I've got a Microsoft Wireless Mouse 5000 that seems to work perfectly with the exception that the wheel is VERY sensitive and seems to scroll an entire page with each slight movement of the wheel.

Is there any method of controlling how much distance or how many lines are scrolled with the wheel?


----------



## aragon (Nov 9, 2010)

The wheel usually sends button 5/6 events for each unit of movement.  Each of those button presses are interpreted differently depending on the app.  First check the rate of button press events from the mouse with xev(1).  Then check how far your app scrolls with one button press event.  If the app is scrolling an entire page for one button press, you'll need to try find the setting in your app that controls that.  On the other hand, if your mouse is sending a very high rate of button press events there might be no way to change that...


----------



## bigtoque (Dec 3, 2010)

Just wanted to update the thread and say I fixed the problem.

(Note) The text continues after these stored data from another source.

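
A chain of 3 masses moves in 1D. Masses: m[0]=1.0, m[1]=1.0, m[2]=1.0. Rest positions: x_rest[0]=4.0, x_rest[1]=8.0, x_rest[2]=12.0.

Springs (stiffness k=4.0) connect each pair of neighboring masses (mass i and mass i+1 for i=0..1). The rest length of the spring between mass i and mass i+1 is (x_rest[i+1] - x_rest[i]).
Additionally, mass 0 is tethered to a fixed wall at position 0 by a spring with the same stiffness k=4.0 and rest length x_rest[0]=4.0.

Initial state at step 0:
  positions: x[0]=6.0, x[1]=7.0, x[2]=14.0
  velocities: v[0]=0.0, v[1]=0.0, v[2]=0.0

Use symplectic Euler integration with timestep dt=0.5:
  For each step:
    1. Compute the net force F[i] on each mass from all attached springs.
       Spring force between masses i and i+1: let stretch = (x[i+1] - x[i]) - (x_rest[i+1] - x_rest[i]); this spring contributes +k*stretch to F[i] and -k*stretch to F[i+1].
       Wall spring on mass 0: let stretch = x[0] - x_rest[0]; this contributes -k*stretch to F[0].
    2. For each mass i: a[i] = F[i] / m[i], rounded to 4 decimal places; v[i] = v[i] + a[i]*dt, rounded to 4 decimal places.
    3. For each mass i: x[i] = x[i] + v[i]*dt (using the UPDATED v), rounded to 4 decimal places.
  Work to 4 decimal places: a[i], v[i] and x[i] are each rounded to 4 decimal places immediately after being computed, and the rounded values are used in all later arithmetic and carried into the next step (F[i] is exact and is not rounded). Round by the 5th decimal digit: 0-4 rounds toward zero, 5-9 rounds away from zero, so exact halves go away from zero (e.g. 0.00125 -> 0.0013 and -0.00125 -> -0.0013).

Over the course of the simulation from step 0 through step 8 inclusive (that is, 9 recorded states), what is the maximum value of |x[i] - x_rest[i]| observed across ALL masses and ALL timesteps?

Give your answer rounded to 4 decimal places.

Answer: 5.0000

Derivation:
Step 0: x=[6.0000 7.0000 14.0000] v=[0.0000 0.0000 0.0000]
Step 1: x=[1.0000 13.0000 11.0000] v=[-10.0000 12.0000 -6.0000]
Step 2: x=[7.0000 5.0000 14.0000] v=[12.0000 -16.0000 6.0000]
Step 3: x=[4.0000 8.0000 12.0000] v=[-6.0000 6.0000 -4.0000]
Step 4: x=[1.0000 11.0000 10.0000] v=[-6.0000 6.0000 -4.0000]
Step 5: x=[7.0000 3.0000 13.0000] v=[12.0000 -16.0000 6.0000]
Step 6: x=[2.0000 9.0000 10.0000] v=[-10.0000 12.0000 -6.0000]
Step 7: x=[2.0000 9.0000 10.0000] v=[0.0000 0.0000 0.0000]
Step 8: x=[7.0000 3.0000 13.0000] v=[10.0000 -12.0000 6.0000]
Max displacement = 5.0000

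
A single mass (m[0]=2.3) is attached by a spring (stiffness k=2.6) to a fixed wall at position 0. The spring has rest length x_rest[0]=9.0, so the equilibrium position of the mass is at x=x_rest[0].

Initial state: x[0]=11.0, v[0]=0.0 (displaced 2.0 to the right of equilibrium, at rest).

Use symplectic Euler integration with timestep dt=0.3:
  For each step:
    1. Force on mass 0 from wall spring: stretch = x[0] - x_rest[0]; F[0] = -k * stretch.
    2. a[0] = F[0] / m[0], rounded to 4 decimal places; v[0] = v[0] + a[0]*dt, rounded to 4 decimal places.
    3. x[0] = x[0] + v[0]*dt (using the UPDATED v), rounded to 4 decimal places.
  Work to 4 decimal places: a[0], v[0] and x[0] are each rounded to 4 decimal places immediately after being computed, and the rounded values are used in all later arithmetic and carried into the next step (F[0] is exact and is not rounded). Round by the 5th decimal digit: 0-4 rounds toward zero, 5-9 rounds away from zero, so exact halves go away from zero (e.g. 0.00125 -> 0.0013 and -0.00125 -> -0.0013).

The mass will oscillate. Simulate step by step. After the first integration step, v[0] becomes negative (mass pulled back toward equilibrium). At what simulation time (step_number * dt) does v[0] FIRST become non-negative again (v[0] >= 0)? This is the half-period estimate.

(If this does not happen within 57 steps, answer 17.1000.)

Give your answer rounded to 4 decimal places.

Answer: 3.0000

Derivation:
Step 0: x=[11.0000] v=[0.0000]
Step 1: x=[10.7965] v=[-0.6783]
Step 2: x=[10.4103] v=[-1.2875]
Step 3: x=[9.8806] v=[-1.7658]
Step 4: x=[9.2613] v=[-2.0645]
Step 5: x=[8.6154] v=[-2.1531]
Step 6: x=[8.0086] v=[-2.0227]
Step 7: x=[7.5027] v=[-1.6865]
Step 8: x=[7.1491] v=[-1.1787]
Step 9: x=[6.9838] v=[-0.5510]
Step 10: x=[7.0236] v=[0.1328]
First v>=0 after going negative at step 10, time=3.0000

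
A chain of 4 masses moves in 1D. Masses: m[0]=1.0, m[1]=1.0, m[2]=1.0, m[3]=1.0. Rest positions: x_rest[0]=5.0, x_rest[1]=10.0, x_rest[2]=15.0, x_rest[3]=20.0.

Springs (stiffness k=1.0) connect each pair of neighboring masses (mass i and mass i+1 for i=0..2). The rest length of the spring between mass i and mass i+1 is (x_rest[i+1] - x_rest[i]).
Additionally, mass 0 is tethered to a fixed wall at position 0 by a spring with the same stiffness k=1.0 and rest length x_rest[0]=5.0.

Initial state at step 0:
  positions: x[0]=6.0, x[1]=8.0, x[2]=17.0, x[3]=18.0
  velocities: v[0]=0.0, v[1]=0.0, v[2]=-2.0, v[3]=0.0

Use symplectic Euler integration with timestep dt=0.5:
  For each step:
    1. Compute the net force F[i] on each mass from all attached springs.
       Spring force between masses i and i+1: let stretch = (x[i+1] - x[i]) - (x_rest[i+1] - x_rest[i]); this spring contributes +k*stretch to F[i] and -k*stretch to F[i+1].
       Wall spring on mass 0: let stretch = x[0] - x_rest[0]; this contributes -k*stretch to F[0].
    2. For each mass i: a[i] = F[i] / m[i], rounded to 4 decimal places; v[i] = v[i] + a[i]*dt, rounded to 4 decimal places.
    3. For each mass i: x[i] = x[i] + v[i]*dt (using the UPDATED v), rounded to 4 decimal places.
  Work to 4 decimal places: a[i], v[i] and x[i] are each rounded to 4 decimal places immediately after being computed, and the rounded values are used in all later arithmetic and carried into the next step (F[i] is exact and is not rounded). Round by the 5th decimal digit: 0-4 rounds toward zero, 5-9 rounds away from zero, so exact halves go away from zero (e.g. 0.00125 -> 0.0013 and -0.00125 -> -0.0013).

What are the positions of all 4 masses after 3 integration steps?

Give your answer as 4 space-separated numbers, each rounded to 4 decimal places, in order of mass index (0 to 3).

Answer: 3.7500 11.0938 10.6250 20.0469

Derivation:
Step 0: x=[6.0000 8.0000 17.0000 18.0000] v=[0.0000 0.0000 -2.0000 0.0000]
Step 1: x=[5.0000 9.7500 14.0000 19.0000] v=[-2.0000 3.5000 -6.0000 2.0000]
Step 2: x=[3.9375 11.3750 11.1875 20.0000] v=[-2.1250 3.2500 -5.6250 2.0000]
Step 3: x=[3.7500 11.0938 10.6250 20.0469] v=[-0.3750 -0.5625 -1.1250 0.0938]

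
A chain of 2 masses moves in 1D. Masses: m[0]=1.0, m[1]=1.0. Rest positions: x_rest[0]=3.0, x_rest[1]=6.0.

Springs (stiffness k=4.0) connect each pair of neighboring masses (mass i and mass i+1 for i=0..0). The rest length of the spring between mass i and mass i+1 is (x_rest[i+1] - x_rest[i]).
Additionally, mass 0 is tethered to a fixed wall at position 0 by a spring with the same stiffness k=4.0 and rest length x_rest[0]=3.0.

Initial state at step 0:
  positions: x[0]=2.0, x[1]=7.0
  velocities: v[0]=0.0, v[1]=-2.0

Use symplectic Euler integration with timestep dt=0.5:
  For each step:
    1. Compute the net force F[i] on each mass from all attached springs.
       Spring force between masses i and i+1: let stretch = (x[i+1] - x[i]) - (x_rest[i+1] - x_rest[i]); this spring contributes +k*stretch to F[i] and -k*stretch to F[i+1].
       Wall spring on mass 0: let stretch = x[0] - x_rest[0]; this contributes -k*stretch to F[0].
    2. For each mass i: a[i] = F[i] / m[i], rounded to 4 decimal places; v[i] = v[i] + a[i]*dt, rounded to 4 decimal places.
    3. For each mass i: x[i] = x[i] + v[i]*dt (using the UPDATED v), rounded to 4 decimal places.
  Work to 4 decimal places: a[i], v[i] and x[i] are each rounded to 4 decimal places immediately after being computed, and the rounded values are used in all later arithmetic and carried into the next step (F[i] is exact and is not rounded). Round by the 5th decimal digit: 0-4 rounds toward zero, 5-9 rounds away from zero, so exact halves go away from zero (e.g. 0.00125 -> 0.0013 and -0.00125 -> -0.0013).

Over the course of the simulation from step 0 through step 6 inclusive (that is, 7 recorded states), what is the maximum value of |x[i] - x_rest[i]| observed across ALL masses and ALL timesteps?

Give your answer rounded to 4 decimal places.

Step 0: x=[2.0000 7.0000] v=[0.0000 -2.0000]
Step 1: x=[5.0000 4.0000] v=[6.0000 -6.0000]
Step 2: x=[2.0000 5.0000] v=[-6.0000 2.0000]
Step 3: x=[0.0000 6.0000] v=[-4.0000 2.0000]
Step 4: x=[4.0000 4.0000] v=[8.0000 -4.0000]
Step 5: x=[4.0000 5.0000] v=[0.0000 2.0000]
Step 6: x=[1.0000 8.0000] v=[-6.0000 6.0000]
Max displacement = 3.0000

Answer: 3.0000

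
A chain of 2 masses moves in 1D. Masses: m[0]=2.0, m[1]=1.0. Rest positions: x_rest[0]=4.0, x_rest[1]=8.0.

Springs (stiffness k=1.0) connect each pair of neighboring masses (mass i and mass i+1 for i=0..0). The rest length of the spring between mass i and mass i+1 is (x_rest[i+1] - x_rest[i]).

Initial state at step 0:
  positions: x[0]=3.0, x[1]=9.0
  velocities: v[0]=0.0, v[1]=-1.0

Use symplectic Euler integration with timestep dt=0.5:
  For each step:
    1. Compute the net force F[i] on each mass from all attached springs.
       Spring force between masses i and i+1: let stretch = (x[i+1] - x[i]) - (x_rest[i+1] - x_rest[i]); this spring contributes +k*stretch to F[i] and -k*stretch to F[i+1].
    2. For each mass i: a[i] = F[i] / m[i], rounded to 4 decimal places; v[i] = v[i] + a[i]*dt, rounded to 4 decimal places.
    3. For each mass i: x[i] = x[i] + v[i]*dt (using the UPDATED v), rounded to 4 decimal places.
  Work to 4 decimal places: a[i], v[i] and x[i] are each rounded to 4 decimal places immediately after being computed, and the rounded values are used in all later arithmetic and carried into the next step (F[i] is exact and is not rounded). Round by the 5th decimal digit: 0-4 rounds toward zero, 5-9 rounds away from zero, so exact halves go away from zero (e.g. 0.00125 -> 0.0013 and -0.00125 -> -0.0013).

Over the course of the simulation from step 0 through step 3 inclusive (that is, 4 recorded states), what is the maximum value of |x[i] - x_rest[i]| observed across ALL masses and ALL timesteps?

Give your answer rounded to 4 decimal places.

Answer: 2.1797

Derivation:
Step 0: x=[3.0000 9.0000] v=[0.0000 -1.0000]
Step 1: x=[3.2500 8.0000] v=[0.5000 -2.0000]
Step 2: x=[3.5938 6.8125] v=[0.6875 -2.3750]
Step 3: x=[3.8399 5.8203] v=[0.4922 -1.9844]
Max displacement = 2.1797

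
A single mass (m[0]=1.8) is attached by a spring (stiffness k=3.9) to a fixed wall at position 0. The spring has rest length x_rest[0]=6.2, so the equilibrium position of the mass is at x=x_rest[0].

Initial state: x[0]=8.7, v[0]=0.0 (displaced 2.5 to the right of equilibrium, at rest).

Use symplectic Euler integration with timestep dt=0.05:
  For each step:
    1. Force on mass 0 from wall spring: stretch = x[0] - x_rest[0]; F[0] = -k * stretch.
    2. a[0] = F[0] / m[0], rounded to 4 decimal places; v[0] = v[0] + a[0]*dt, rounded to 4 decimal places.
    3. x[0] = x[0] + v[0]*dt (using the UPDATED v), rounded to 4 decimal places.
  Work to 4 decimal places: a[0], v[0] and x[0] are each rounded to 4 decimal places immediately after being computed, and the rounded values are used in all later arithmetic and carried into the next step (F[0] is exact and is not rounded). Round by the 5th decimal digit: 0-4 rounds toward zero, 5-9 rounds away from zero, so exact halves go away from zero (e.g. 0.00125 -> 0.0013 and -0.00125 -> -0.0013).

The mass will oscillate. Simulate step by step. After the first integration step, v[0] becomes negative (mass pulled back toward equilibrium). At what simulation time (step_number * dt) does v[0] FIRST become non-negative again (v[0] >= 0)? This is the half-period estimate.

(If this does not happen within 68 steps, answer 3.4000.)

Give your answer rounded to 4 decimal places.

Step 0: x=[8.7000] v=[0.0000]
Step 1: x=[8.6865] v=[-0.2708]
Step 2: x=[8.6595] v=[-0.5402]
Step 3: x=[8.6192] v=[-0.8066]
Step 4: x=[8.5658] v=[-1.0687]
Step 5: x=[8.4996] v=[-1.3250]
Step 6: x=[8.4209] v=[-1.5741]
Step 7: x=[8.3302] v=[-1.8147]
Step 8: x=[8.2279] v=[-2.0455]
Step 9: x=[8.1146] v=[-2.2652]
Step 10: x=[7.9910] v=[-2.4726]
Step 11: x=[7.8577] v=[-2.6666]
Step 12: x=[7.7154] v=[-2.8462]
Step 13: x=[7.5649] v=[-3.0104]
Step 14: x=[7.4070] v=[-3.1583]
Step 15: x=[7.2425] v=[-3.2891]
Step 16: x=[7.0724] v=[-3.4020]
Step 17: x=[6.8976] v=[-3.4965]
Step 18: x=[6.7190] v=[-3.5721]
Step 19: x=[6.5376] v=[-3.6283]
Step 20: x=[6.3544] v=[-3.6649]
Step 21: x=[6.1703] v=[-3.6816]
Step 22: x=[5.9864] v=[-3.6784]
Step 23: x=[5.8036] v=[-3.6553]
Step 24: x=[5.6230] v=[-3.6124]
Step 25: x=[5.4455] v=[-3.5499]
Step 26: x=[5.2721] v=[-3.4682]
Step 27: x=[5.1037] v=[-3.3677]
Step 28: x=[4.9413] v=[-3.2489]
Step 29: x=[4.7857] v=[-3.1125]
Step 30: x=[4.6377] v=[-2.9593]
Step 31: x=[4.4982] v=[-2.7901]
Step 32: x=[4.3679] v=[-2.6057]
Step 33: x=[4.2475] v=[-2.4072]
Step 34: x=[4.1377] v=[-2.1957]
Step 35: x=[4.0391] v=[-1.9723]
Step 36: x=[3.9522] v=[-1.7382]
Step 37: x=[3.8775] v=[-1.4947]
Step 38: x=[3.8153] v=[-1.2431]
Step 39: x=[3.7661] v=[-0.9848]
Step 40: x=[3.7300] v=[-0.7211]
Step 41: x=[3.7073] v=[-0.4535]
Step 42: x=[3.6981] v=[-0.1835]
Step 43: x=[3.7025] v=[0.0875]
First v>=0 after going negative at step 43, time=2.1500

Answer: 2.1500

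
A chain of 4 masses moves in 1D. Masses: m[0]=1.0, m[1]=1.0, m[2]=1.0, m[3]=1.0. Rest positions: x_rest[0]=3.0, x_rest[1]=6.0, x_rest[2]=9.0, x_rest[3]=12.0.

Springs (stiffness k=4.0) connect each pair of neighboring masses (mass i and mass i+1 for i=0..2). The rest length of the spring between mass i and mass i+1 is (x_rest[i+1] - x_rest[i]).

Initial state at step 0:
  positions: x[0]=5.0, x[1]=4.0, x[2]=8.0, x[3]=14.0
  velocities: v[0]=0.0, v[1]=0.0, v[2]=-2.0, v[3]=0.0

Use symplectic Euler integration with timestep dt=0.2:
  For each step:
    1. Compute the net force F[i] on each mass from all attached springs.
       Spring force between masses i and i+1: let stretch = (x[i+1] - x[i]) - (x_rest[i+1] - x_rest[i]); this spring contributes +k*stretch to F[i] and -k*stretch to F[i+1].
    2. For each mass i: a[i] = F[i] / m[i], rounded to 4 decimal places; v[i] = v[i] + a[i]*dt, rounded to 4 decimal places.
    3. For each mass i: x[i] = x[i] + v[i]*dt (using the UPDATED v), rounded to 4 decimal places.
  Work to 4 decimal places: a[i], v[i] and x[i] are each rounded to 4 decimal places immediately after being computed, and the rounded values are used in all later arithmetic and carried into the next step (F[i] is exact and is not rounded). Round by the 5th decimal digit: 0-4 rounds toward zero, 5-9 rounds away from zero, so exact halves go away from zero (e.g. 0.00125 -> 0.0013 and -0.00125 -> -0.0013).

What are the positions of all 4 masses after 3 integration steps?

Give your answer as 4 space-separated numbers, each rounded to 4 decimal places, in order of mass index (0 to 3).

Answer: 2.2157 7.1759 8.9023 11.5060

Derivation:
Step 0: x=[5.0000 4.0000 8.0000 14.0000] v=[0.0000 0.0000 -2.0000 0.0000]
Step 1: x=[4.3600 4.8000 7.9200 13.5200] v=[-3.2000 4.0000 -0.4000 -2.4000]
Step 2: x=[3.3104 6.0288 8.2368 12.6240] v=[-5.2480 6.1440 1.5840 -4.4800]
Step 3: x=[2.2157 7.1759 8.9023 11.5060] v=[-5.4733 5.7357 3.3274 -5.5898]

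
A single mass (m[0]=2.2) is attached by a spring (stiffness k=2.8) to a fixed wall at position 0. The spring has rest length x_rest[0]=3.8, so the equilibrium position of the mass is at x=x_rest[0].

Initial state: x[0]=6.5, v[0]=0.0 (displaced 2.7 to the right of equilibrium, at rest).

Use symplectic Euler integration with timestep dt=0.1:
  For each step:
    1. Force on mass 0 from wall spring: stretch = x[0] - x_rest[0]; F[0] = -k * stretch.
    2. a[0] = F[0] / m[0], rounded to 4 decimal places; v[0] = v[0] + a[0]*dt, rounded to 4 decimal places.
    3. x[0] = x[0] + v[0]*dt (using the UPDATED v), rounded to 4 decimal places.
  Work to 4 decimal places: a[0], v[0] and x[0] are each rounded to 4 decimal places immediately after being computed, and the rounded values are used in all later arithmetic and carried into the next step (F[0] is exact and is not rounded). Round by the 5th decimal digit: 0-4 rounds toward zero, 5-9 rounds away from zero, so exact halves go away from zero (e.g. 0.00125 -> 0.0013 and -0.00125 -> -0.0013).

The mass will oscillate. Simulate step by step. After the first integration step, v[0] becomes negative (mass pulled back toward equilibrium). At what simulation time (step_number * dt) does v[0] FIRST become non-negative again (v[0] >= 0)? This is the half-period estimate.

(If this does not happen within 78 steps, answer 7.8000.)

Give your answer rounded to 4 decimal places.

Answer: 2.8000

Derivation:
Step 0: x=[6.5000] v=[0.0000]
Step 1: x=[6.4656] v=[-0.3436]
Step 2: x=[6.3973] v=[-0.6829]
Step 3: x=[6.2960] v=[-1.0135]
Step 4: x=[6.1629] v=[-1.3312]
Step 5: x=[5.9997] v=[-1.6319]
Step 6: x=[5.8085] v=[-1.9119]
Step 7: x=[5.5918] v=[-2.1675]
Step 8: x=[5.3522] v=[-2.3956]
Step 9: x=[5.0929] v=[-2.5932]
Step 10: x=[4.8171] v=[-2.7578]
Step 11: x=[4.5284] v=[-2.8873]
Step 12: x=[4.2304] v=[-2.9800]
Step 13: x=[3.9269] v=[-3.0348]
Step 14: x=[3.6218] v=[-3.0510]
Step 15: x=[3.3190] v=[-3.0283]
Step 16: x=[3.0223] v=[-2.9671]
Step 17: x=[2.7355] v=[-2.8681]
Step 18: x=[2.4622] v=[-2.7326]
Step 19: x=[2.2060] v=[-2.5623]
Step 20: x=[1.9701] v=[-2.3594]
Step 21: x=[1.7575] v=[-2.1265]
Step 22: x=[1.5708] v=[-1.8666]
Step 23: x=[1.4125] v=[-1.5829]
Step 24: x=[1.2846] v=[-1.2790]
Step 25: x=[1.1887] v=[-0.9589]
Step 26: x=[1.1260] v=[-0.6266]
Step 27: x=[1.0974] v=[-0.2863]
Step 28: x=[1.1032] v=[0.0577]
First v>=0 after going negative at step 28, time=2.8000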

Some reading online suggested that unplugging the wireless receiver for the mouse should fix the problem, and the suggestion worked.

Initially each click of the wheel would produce 8 events. Now each click of the wheel registers only 2 events (button press / button release) and the scrolling is smooth and slow, just the way I like it!


----------



## Martillo1 (Mar 11, 2012)

So you have to unplug/plug the receiver every reboot? It is what happens to me.

Updated: well, not anymore.


----------